When Schurger first proposed the neural-noise explanation, in 2012, the paper didn’t get much outside attention, but it did create a buzz in neuroscience. Schurger received awards for overturning a long-standing idea. “It showed the Bereitschaftspotential may not be what we thought it was. That maybe it’s in some sense artifactual, related to how we analyze our data,” says Uri Maoz, a computational neuroscientist at Chapman University.
For a paradigm shift, the work met minimal resistance. Schurger appeared to have unearthed a classic scientific mistake, so subtle that no one had noticed it and no amount of replication studies could have solved it, unless they started testing for causality. Now, researchers who questioned Libet and those who supported him are both shifting away from basing their experiments on the Bereitschaftspotential. (The few people I found still holding the traditional view confessed that they had not read Schurger’s 2012 paper.)
“It’s opened my mind,” says Patrick Haggard, a neuroscientist at University College London who collaborated with Libet and reproduced the original experiments.
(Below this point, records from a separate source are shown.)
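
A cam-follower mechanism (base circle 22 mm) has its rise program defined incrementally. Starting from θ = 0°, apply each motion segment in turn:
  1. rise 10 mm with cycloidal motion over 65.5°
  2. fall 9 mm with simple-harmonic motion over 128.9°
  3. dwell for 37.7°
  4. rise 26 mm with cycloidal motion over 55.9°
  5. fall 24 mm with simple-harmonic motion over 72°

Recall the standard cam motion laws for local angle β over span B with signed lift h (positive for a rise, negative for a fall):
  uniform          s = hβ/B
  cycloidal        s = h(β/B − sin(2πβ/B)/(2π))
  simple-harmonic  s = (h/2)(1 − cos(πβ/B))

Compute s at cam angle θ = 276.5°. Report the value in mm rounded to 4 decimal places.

seg 1 [0°–65.5°] cycloidal, h=10: full span → s += 10 → s = 10.0000
seg 2 [65.5°–194.4°] simple-harmonic, h=-9: full span → s += -9 → s = 1.0000
seg 3 [194.4°–232.1°] dwell: s stays 1.0000
seg 4 [232.1°–288°] cycloidal, h=26: θ=276.5° here. β=44.4, B=55.9. 26·(0.7943 − sin(2π·0.7943)/(2π)) = 24.6301 → s = 25.6301

25.6301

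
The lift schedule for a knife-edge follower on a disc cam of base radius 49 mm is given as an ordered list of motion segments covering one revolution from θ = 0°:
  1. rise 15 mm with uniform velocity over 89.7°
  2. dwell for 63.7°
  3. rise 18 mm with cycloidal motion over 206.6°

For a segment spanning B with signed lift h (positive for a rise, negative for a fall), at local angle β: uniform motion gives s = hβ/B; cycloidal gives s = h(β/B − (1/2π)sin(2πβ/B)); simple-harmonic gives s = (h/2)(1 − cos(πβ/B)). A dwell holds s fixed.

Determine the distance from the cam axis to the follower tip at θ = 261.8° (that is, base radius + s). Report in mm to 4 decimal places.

seg 1 [0°–89.7°] uniform, h=15: full span → s += 15 → s = 15.0000
seg 2 [89.7°–153.4°] dwell: s stays 15.0000
seg 3 [153.4°–360°] cycloidal, h=18: θ=261.8° here. β=108.4, B=206.6. 18·(0.5247 − sin(2π·0.5247)/(2π)) = 9.8869 → s = 24.8869
radial distance = base radius + s = 49 + 24.8869 = 73.8869

73.8869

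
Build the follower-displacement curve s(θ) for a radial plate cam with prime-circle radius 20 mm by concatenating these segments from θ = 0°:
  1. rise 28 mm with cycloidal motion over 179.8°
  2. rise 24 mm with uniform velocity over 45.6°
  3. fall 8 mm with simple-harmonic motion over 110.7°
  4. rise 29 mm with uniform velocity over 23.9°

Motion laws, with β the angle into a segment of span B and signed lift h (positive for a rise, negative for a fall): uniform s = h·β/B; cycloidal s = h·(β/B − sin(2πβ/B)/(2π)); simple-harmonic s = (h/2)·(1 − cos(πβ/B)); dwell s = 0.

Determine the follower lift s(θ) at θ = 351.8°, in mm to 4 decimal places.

seg 1 [0°–179.8°] cycloidal, h=28: full span → s += 28 → s = 28.0000
seg 2 [179.8°–225.4°] uniform, h=24: full span → s += 24 → s = 52.0000
seg 3 [225.4°–336.1°] simple-harmonic, h=-8: full span → s += -8 → s = 44.0000
seg 4 [336.1°–360°] uniform, h=29: θ=351.8° here. β=15.7, B=23.9. 29·15.7/23.9 = 19.0502 → s = 63.0502

63.0502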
It’s still possible that Schurger is wrong. Researchers broadly accept that he has deflated Libet’s model of Bereitschaftspotential, but the inferential nature of brain modeling leaves the door cracked for an entirely different explanation in the future. And unfortunately for popular-science conversation, Schurger’s groundbreaking work does not solve the pesky question of free will any more than Libet’s did. If anything, Schurger has only deepened the question.
Is everything we do determined by the cause-and-effect chain of genes, environment, and the cells that make up our brain, or can we freely form intentions that influence our actions in the world? The topic is immensely complicated, and Schurger’s valiant debunking underscores the need for more precise and better-informed questions.
“Philosophers have been debating free will for millennia, and they have been making progress. But neuroscientists barged in like an elephant into a china shop and claimed to have solved it in one fell swoop,” Maoz says. In an attempt to get everyone on the same page, he is heading the first intensive research collaboration between neuroscientists and philosophers, backed by $7 million from two private foundations, the John Templeton Foundation and the Fetzer Institute. At an inaugural conference in March, attendees discussed plans for designing philosophically informed experiments, and unanimously agreed on the need to pin down the various meanings of “free will.”
In that, they join Libet himself. While he remained firm on his interpretation of his study, he thought his experiment was not enough to prove total determinism—the idea that all events are set in place by previous ones, including our own mental functions. “Given the issue is so fundamentally important to our view of who we are, a claim that our free will is illusory should be based on fairly direct evidence,” he wrote in a 2004 book. “Such evidence is not available.”
If I wanted to be a real dick about it, I'd wonder if maybe the original studies might not have been actually demonstrating the kind of "presentiment" such as has been repeatedly demonstrated in some of that research going against the atheist-materialist Index of Prohibited Ideas, demonstrating a physical response to a future stimulus that may happen even before the intended stimulus occurs. Something which happens even when the subject tested is unaware of having the physical response. But that has nothing to do with my goal which is to ask why the hell would an alleged lefty outlet like Raw Story go with this piece of crap except that it supports their atheist materialist ideology at the expense of egalitarian self-government by free People?